デュメイは楽章の開始は恐ろしいくらい速いのだった。その後に緊張の緩和があるという企みがあったのだ。


第四楽章の開始も恐ろしく速かった。71小節の第二主題に入ってデュメイはようやくテンポを落とした。101小節の低弦のfもずしんと重く感じられた。


展開部の125-132小節が演奏の頂点だった。
デュメイは128-130小節で125ー127小節の2倍の遅さに落とした。ここからアゴギークの極地となるのである。
132小節はさらに3倍の遅さに落とした。
ルネ・ヤコブス指揮フライブルグ・バロック・オーケストラは133-134小節の木管でラレンタンド(テンポを落とす)をしている。
そして2人は135小節でア・テンポ(テンポを戻す)をしていた。
132小節の恐るべきデュメイのリテヌートで勝ちと判定した。


147小節以下のホルンのfも強調されて素晴らしい効果であった。


191小節でテンポが戻され、202-203小節で気が狂ったようなリテヌート(テンポの落ち込み)を掛けて、聞く者を動転させる。
                               202-203のrite.
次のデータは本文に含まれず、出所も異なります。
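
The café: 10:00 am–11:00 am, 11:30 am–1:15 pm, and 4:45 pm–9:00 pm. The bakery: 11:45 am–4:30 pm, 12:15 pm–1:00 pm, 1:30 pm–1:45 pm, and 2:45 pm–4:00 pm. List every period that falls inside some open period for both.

Second set merges to 11:45 am–4:30 pm.
10:00 am–11:00 am falls entirely outside B.
11:30 am–1:15 pm overlaps B on 11:45 am–1:15 pm.
4:45 pm–9:00 pm falls entirely outside B.

11:45 am–1:15 pm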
それは204小節でアッチェレラント(加速)されて、206小節でア・テンポ(元のテンポに戻る)される。
ルネ・ヤコブスでは204小節でポコ・ラレンタンド(少しテンポを落とす)にしている。デュメイがテンポを速め、ルネ・ヤコブスがテンポを落とす、と正反対の演奏をしているのが面白い。2人はその後でア・テンポにしている。


271小節以下のホルンをトン・コープマン指揮N響とデュメイがsfで強調している。277小節の低弦を2人が強調している。


予想外のデュメイのアゴギークが名演の基礎となったと言えよう。